On Friday, November 18, between 2 to 3 pm, Paterson was informed by Class of 2025 Senator and roommate Johann Li that their room was flooding. When he got back to his dorm, Paterson was told that he needed to move into Colonie A until after Thanksgiving break while repairs were being made. However, upon returning back to campus, Colonie B residents were unable to access the building. A few days later, the residents received an email stating that they would have to remain in Colonie A until the start of the Spring semester.
According to Paterson, several residents suffered damages as a result of the flooding. Paterson, who is also a member of the Young Democratic Socialists of America, stated that the group sent out a poll to those affected, asking them to note any damages they suffered. The poll also aimed to “garner support for certain actions, one of which [is] calling the administration to be more clear in their communication in emergencies.” He went on to add that it appeared that “no one knew what was going on and different departments were arguing with each other.”
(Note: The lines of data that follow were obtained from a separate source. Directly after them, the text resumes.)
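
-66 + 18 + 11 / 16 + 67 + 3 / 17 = 5403/272 = 19.86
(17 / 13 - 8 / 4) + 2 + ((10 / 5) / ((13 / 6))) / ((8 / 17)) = 85/26 = 3.27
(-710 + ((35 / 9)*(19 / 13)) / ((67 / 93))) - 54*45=-8184205/2613 = -3132.11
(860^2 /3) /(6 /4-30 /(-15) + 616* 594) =295840/439089 = 0.67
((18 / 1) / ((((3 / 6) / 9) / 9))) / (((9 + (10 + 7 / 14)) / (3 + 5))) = 15552/13 = 1196.31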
Paterson also expressed concern over the lack of support given to students moving their belongings. The senator spoke with his RAs and according to them, Colonie also flooded three years ago. Back then, “they had vans to help people move out; we were given none of the support when we had to move out.” Paterson requested Rensselaer help students with moving their belongings to Colonie A and then back to B once the Spring semester begins.
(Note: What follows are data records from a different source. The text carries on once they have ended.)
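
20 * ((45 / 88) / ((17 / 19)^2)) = 12.78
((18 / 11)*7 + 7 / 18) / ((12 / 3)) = 2345/792 = 2.96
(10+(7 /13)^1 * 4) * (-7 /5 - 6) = -5846/65 = -89.94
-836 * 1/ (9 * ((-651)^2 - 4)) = -76/346743 = 0.00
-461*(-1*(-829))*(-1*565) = 215925485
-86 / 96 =-43/48 = -0.90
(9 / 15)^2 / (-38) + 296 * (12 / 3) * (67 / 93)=75360763/88350 = 852.98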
The exact cause of the flooding still remains unclear. Grand Marshal Cait Bennett ’23G believed the flooding was due to Troy’s poor infrastructure. Paterson added that from what he knows, the dorm flooded because someone messed with the sprinklers. Li, who concurred with Paterson, was told it was due to someone messing with sprinklers on the upper floors which caused the lower floors to flood.
Class of 2026 Seantor Chris Roe held a presentation on a proposal to allow students to change the name on their student ID to reflect their preferred names. Roe went on to say that many transgender and gender non-conforming students at Rensselaer are forced to be deadnamed, or referred to their name prior to transitioning, on their IDs. Roe then read a quote from a student:
Deadnaming feels like a denial of me, like someone is spitting in my face. Saying that no matter what I do, I will only be seen for who I was forced to be. It makes me hate myself, pointing out all the flaws I still feel. Everything I know is wrong, just reinforced in my mind. Even when I know it's just a slip up or a mistake, it reminds me of all the things I hate. That I will forever be labeled for who I had to be and all it took was a single word.
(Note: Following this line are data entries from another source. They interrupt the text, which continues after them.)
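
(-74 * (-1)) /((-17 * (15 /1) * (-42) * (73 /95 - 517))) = -703/52523982 = 0.00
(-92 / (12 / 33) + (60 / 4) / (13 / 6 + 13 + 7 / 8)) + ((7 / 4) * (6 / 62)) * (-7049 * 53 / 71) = -774983185/677908 = -1143.20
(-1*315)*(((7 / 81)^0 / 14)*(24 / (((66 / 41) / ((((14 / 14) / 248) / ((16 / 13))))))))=-23985/21824 = -1.10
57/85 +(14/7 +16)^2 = 27597/85 = 324.67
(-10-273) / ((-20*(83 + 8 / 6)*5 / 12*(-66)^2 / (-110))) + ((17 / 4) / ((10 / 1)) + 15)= 1715979/111320 = 15.41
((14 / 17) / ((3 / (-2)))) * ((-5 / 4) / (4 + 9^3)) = 35/37383 = 0.00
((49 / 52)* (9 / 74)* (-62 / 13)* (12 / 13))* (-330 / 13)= 13534290/1056757 = 12.81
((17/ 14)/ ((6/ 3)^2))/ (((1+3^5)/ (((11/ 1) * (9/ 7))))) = 1683/95648 = 0.02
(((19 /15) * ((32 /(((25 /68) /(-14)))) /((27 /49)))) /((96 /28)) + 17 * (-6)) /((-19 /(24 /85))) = 13136464/961875 = 13.66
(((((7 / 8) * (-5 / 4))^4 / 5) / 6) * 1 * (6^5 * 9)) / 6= 72930375/131072 = 556.41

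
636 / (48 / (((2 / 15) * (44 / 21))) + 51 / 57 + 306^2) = 132924/19606021 = 0.01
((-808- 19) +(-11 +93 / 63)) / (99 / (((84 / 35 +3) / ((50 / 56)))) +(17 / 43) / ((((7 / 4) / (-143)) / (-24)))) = -274684/259967 = -1.06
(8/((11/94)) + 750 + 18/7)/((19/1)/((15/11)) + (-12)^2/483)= 21808140/378059 = 57.68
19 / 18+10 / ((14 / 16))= 1573/126 = 12.48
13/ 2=6.50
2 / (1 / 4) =8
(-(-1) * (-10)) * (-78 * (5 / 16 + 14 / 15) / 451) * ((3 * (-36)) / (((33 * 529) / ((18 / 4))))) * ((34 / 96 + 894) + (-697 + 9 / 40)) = -216372897/18256480 = -11.85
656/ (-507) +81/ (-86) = -97483/43602 = -2.24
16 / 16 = 1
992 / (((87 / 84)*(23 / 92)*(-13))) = -111104/377 = -294.71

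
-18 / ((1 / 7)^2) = -882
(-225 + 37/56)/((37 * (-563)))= 12563/1166536 = 0.01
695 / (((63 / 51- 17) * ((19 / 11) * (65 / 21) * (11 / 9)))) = -446607/66196 = -6.75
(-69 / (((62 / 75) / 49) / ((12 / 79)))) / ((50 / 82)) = -1018.86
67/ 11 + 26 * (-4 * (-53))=60699/11 = 5518.09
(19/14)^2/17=0.11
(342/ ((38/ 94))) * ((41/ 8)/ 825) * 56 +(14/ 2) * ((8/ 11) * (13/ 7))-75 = 5719/25 = 228.76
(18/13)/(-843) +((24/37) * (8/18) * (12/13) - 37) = -4965211/135161 = -36.74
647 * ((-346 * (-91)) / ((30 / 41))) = 417614561/15 = 27840970.73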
One of the problems brought up in the presentation was identification from Public Safety. However, Roe reiterated that there are other forms of identifications such as a student’s RIN or a legal identification. He also stated that other universities like Columbia, NYU, Union College, and several SUNY schools allow for students to use a preferred name on some documentation.
Vice Grand Marshal Alexander Patterson ’24 asked if students would be required to pay for the change. Roe responded that there should be a one month grace period, but after that it would make sense for the student to pay. He did elaborate on when that one month grace period would begin. Roe was then asked what his next steps would be if the motion passed, and a possible timeline for the project. In response, he stated he would need to discuss with the Campus Card Office and Student Life and would aim to complete the project as soon as possible.
Fellow Class of 2026 Senator Edward Piontek asked if this proposal would apply to someone who wanted to use a shortened name on their ID. Roe responded that it would. Senators continued to ask questions about the proposal; however, many of the questions focused on specifics that had yet to be fleshed out. The Senate then moved on to voting. The motion to urge the Campus Card Office and Student Life to allow students to use their preferred names on their IDs passed unanimously.
Earlier in the meeting, the Senate approved the appointment of Jacob Fuhr as class of 2025 representative. President of the Union Colleen Corrigan ’23G introduced Fuhr as someone who is “genuinely interested in giving back to the community.” Corrigan went on to say that Fuhr is a “member of many clubs and organizations,” including being a Learning Assistant for first-years, and would bring a “positive perspective” to the Executive Board. Fuhr then introduced himself and stated that he is “really looking forward to getting involved in student government” before fielding questions from the Senate.
Paterson asked Fuhr how he would be able to manage his time since he is involved with multiple activities. Fuhr responded by explaining that although he is very busy, he knows how to manage his time and can attend both E-Board and committee meetings. Bennett followed up by asking, “what are some things that you struggled with that you would change as an executive board representative based on your experience as a club officer?” Fuhr stated that his goal would be to get representatives to engage with their clubs more, learn what clubs want to do, and how E-Board could help. Fuhr’s appointment was approved unanimously.
This Senate meeting was held on November 30. The next Senate meeting is Wednesday at 8pm in the Student Government Suite.